How can organizations be incentivized to improve customer data privacy?
Maler: They must present themselves as trustworthy. This can be accomplished by extending authority to individual users in appropriate ways and by reinforcing transparency by protecting the data. We have innovated user consent and access management in the world of open banking, for example. Open banking in the U.K. specifically started to innovate in what it calls 'strong customer authentication.' It requires strong patterns of user authentication -- beyond just the password.
Give legitimate customers an experience that is the appropriate amount of friction. For example, a mobile app may ask for Touch ID if you have an iPhone. But, periodically, an app might prompt you to reconfirm with a PIN. The question is: How often should it reconfirm with the PIN?
The enterprise must design the right kind of access journey for the user. For example, it can contextualize you are connected to a familiar Wi-Fi network. But, when you connect to the hairdresser's likely insecure Wi-Fi, it is best to reconfirm authentication. This is how you can become a partner in the security of your own users. Strong customer authentication can be used for mutual assurance that a company is doing the right thing.
How do you communicate the importance of privacy and user consent in cases where organizations experience dismay or fatigue about new privacy laws?
Maler: Maybe not dismay -- more like a big sigh. There is a sense that previously collected consent may no longer be good. Among IT professionals, this is viewed as another challenge we must accept. One response has been to build in the ability to attach version numbers to terms and conditions that could be accepted across different application versions and different countries.
These are the vicissitudes of regulatory changes -- complications come with the territory. I think there is pressure on us to federalize privacy laws, as opposed to state-by-state laws. GDPR was the result of trying to create a digital single market. It sought to increase individual empowerment. Perhaps the best success of GDPR was that enterprises started to feel an imperative to do data inventories and improve data hygiene controls.

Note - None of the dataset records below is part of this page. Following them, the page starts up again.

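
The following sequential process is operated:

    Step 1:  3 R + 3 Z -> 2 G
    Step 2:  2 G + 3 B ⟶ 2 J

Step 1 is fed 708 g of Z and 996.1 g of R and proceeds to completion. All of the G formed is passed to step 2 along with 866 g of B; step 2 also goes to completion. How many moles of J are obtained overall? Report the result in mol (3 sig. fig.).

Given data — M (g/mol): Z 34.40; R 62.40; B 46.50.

Step 1:
n(Z) = 708.0 / 34.40 = 20.58 mol
n(R) = 996.1 / 62.40 = 15.96 mol
n/ν for Z = 20.58/3 = 6.860
n/ν for R = 15.96/3 = 5.320
Smallest n/ν is R → limiting reagent.
n(G) produced = (2/3) × 15.96 = 10.64 mol
Step 2:
n(G) available = 10.64 mol
n(B) = 866.0 / 46.50 = 18.62 mol
n/ν for G = 10.64/2 = 5.320
n/ν for B = 18.62/3 = 6.207
Smallest n/ν is G → limiting reagent.
n(J) = (2/2) × 10.64 = 10.64 mol

10.6 mol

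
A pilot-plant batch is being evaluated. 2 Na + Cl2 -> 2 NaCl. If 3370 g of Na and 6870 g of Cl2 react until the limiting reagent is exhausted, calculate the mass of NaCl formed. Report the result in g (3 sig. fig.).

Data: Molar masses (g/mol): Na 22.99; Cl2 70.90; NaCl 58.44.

n(Na) = 3370 / 22.99 = 146.6 mol
n(Cl2) = 6870 / 70.90 = 96.90 mol
n/ν → Na: 73.30, Cl2: 96.90; Na is limiting.
n(NaCl) = (2/2) × 146.6 = 146.6 mol
mass = 146.6 × 58.44 = 8567 g

8570 g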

I think we will start to see the same thing in the U.S. Because we lack a digital single market in the U.S. around privacy laws, we are suffering. We may be used to doing things differently for California markets -- gasoline is one example -- but now that CCPA and GDPR have been implemented and organizations have to do that for personal data, it is seen as inefficient. I think we are really under pressure to create better regulatory efficiencies.
You've identified yourself as an UMAnitarian -- do you find your work with User-Managed Access and data privacy fulfilling?

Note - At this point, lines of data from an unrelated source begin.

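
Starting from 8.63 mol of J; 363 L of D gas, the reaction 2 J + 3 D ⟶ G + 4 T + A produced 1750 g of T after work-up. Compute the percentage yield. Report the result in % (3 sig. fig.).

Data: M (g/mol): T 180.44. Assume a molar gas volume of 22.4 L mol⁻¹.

n(J) = 8.630 mol
n(D) = 363.0 / 22.4 = 16.21 mol
n/ν → J: 4.315, D: 5.403; J is limiting.
theoretical n(T) = (4/2) × 8.630 = 17.26 mol → 3114 g
% yield = 1750 / 3114 × 100 = 56.20 %

56.2 %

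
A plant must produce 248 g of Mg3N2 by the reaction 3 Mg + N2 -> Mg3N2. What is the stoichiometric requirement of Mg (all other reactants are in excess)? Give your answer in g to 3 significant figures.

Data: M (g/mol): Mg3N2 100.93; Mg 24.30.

n(Mg3N2) = 248 / 100.93 = 2.457 mol
n(Mg) = (3/1) × 2.457 = 7.371 mol
mass = 7.371 × 24.30 = 179.1 g

179 g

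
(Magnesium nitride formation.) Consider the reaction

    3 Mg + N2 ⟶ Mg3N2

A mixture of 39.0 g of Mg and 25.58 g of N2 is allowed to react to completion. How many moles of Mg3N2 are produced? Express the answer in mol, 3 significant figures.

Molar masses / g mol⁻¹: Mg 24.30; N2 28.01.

0.535 mol

n(Mg) = 39.00 / 24.30 = 1.605 mol
n(N2) = 25.58 / 28.01 = 0.9132 mol
n/ν → Mg: 0.5350, N2: 0.9132; Mg is limiting.
n(Mg3N2) = (1/3) × 1.605 = 0.5350 mol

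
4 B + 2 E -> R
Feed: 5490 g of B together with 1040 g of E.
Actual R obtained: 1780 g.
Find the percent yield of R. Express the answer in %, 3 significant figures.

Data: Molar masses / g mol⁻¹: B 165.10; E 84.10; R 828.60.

34.7 %

n(B) = 5490 / 165.10 = 33.25 mol
n(E) = 1040 / 84.10 = 12.37 mol
n/ν for B = 33.25/4 = 8.313
n/ν for E = 12.37/2 = 6.185
Smallest n/ν is E → limiting reagent.
theoretical n(R) = (1/2) × 12.37 = 6.185 mol → 5125 g
% yield = 1780 / 5125 × 100 = 34.73 %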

Maler: Those of us who have worked on standards in this area for a long time tend to be passionate about digital identity in general. It is hard not to be passionate about the digital capture of a part of you. In the area of IAM, there is a passionate core of people who care. There is even a bunch of people who have a rock-and-roll band together!
In IAM, there is always some work that is in flux. We can absolutely do better and actualize more mature standards. I'm excited about what we can do better.
When it comes to the future of data privacy, what are you excited about in particular -- new attitudes, new technology, new regulation?
Maler: I don't know many people who are necessarily excited about new regulation. We are investigating an area that is the talk of the IAM industry: decentralized identity. It sort of remains to prove itself, but that's something we are keeping an eye on.
We also believe identity relationship management is crucially important to the future of data privacy. For example, in the healthcare industry, regulations are increasing pressure on organizations to reduce what they call 'information-blocking' or 'data-blocking maneuvers.' There are attempts to ensure healthcare providers do not stop patients from accessing their healthcare information. Enabling people to share information with other parties is important in healthcare. The future of identity is about relationships.